A biopsy and a CT scan soon confirmed that DeGennaro had an aggressive form of breast cancer, which had metastasized into her lymph nodes. The next five years would be comprised of chemotherapy, a bilateral mastectomy, four recurrences and more than 60 rounds of radiation therapy.

DeGennaro is one of more than three million women currently living with breast cancer in the United States. It is the second most commonly diagnosed form of cancer among American women. About 1 in 8 U.S. women will develop an invasive form breast cancer at some point in their lives. This year alone, there will be an estimated 325,000 newly diagnosed cases.

Annually, Breast Cancer Awareness Month is held in October to recognize those who are battling the disease as well as to increase awareness, promote testing and honor the memories of those who have passed.

DeGennaro is now in remission, but there have been indications that the cancer has returned. She has learned to take life one day at a time. In addition to her religious faith and family, DeGennaro says teaching has been a source of comfort and strength throughout her ordeal. Currently teaching all of her classes remotely due to COVID-19, she takes pride in the fact that she has never missed a class session at UCF.

In addition to her religious faith and family, DeGennaro says teaching has been a source of comfort and strength throughout her ordeal. (Photo by Nick Leyva ’15)

Since being diagnosed, DeGennaro has been honored with the 2017 Advisor of the Year Award from the Florida Nursing Students Association.
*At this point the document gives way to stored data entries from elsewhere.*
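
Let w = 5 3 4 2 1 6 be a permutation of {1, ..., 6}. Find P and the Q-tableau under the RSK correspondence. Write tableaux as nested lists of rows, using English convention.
P = [[1, 4, 6], [2], [3], [5]], Q = [[1, 3, 6], [2], [4], [5]]

Insert each entry of the permutation into P by Schensted row insertion, recording in Q the position of each new cell.

Insert 5: appended to row 1. P = [[5]], Q = [[1]].
Insert 3: 3 bumps 5 from row 1; 5 starts row 2. P = [[3], [5]], Q = [[1], [2]].
Insert 4: appended to row 1. P = [[3, 4], [5]], Q = [[1, 3], [2]].
Insert 2: 2 bumps 3 from row 1; 3 bumps 5 from row 2; 5 starts row 3. P = [[2, 4], [3], [5]], Q = [[1, 3], [2], [4]].
Insert 1: 1 bumps 2 from row 1; 2 bumps 3 from row 2; 3 bumps 5 from row 3; 5 starts row 4. P = [[1, 4], [2], [3], [5]], Q = [[1, 3], [2], [4], [5]].
Insert 6: appended to row 1. P = [[1, 4, 6], [2], [3], [5]], Q = [[1, 3, 6], [2], [4], [5]].

So P = [[1, 4, 6], [2], [3], [5]], Q = [[1, 3, 6], [2], [4], [5]].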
She served a two-year term as president of UCF’s chapter of the Sigma Theta Tau International Society of Nursing. Last year, she was one of 31 UCF professionals honored during the university’s annual Women’s History Month Recognition. But the impact that she has made on her students is her most meaningful distinction, DeGennaro says.

Megan Donnelly, a fourth-year nursing student currently taking DeGennaro’s Essentials of Nursing and Health Assessment class, says her courses emphasize the importance of forming a strong patient-nurse relationship.
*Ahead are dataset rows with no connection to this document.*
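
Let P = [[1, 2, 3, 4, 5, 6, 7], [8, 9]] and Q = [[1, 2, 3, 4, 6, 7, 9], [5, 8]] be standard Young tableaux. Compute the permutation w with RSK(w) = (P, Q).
1 2 3 8 4 5 9 6 7

Reverse the RSK construction: for i from n down to 1, find the cell of Q containing i, remove the entry at that cell from P, and reverse-bump it up through P; the value ejected from row 1 is w(i).

Step i=9: Q has 9 at row 1, column 7; remove that cell from P, ejecting 7. So w(9) = 7. P is now [[1, 2, 3, 4, 5, 6], [8, 9]].
Step i=8: Q has 8 at row 2, column 2; remove 9 from row 2 of P and reverse-bump: 9 enters row 1 and ejects 6. So w(8) = 6. P is now [[1, 2, 3, 4, 5, 9], [8]].
Step i=7: Q has 7 at row 1, column 6; remove that cell from P, ejecting 9. So w(7) = 9. P is now [[1, 2, 3, 4, 5], [8]].
Step i=6: Q has 6 at row 1, column 5; remove that cell from P, ejecting 5. So w(6) = 5. P is now [[1, 2, 3, 4], [8]].
Step i=5: Q has 5 at row 2, column 1; remove 8 from row 2 of P and reverse-bump: 8 enters row 1 and ejects 4. So w(5) = 4. P is now [[1, 2, 3, 8]].
Step i=4: Q has 4 at row 1, column 4; remove that cell from P, ejecting 8. So w(4) = 8. P is now [[1, 2, 3]].
Step i=3: Q has 3 at row 1, column 3; remove that cell from P, ejecting 3. So w(3) = 3. P is now [[1, 2]].
Step i=2: Q has 2 at row 1, column 2; remove that cell from P, ejecting 2. So w(2) = 2. P is now [[1]].
Step i=1: Q has 1 at row 1, column 1; remove that cell from P, ejecting 1. So w(1) = 1. P is now [].

So w = 1 2 3 8 4 5 9 6 7.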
“Engaging. Passionate. Dedicated. There are so many words that you could use to describe Joyce as a teacher and as a person that it’s hard to narrow it down to just a few,” says Donnelly, who plans to work in emergency and trauma medicine once she graduates from UCF next summer. “In Joyce’s class, not only does she teach the technical skills of nursing, but she emphasizes the human connection between a nurse and a patient by relating everything back to her own experiences. Her point of view, from a patient’s perspective, really resonated with me. I will absolutely be a more caring and emphatic nurse thanks to her guidance and teaching.”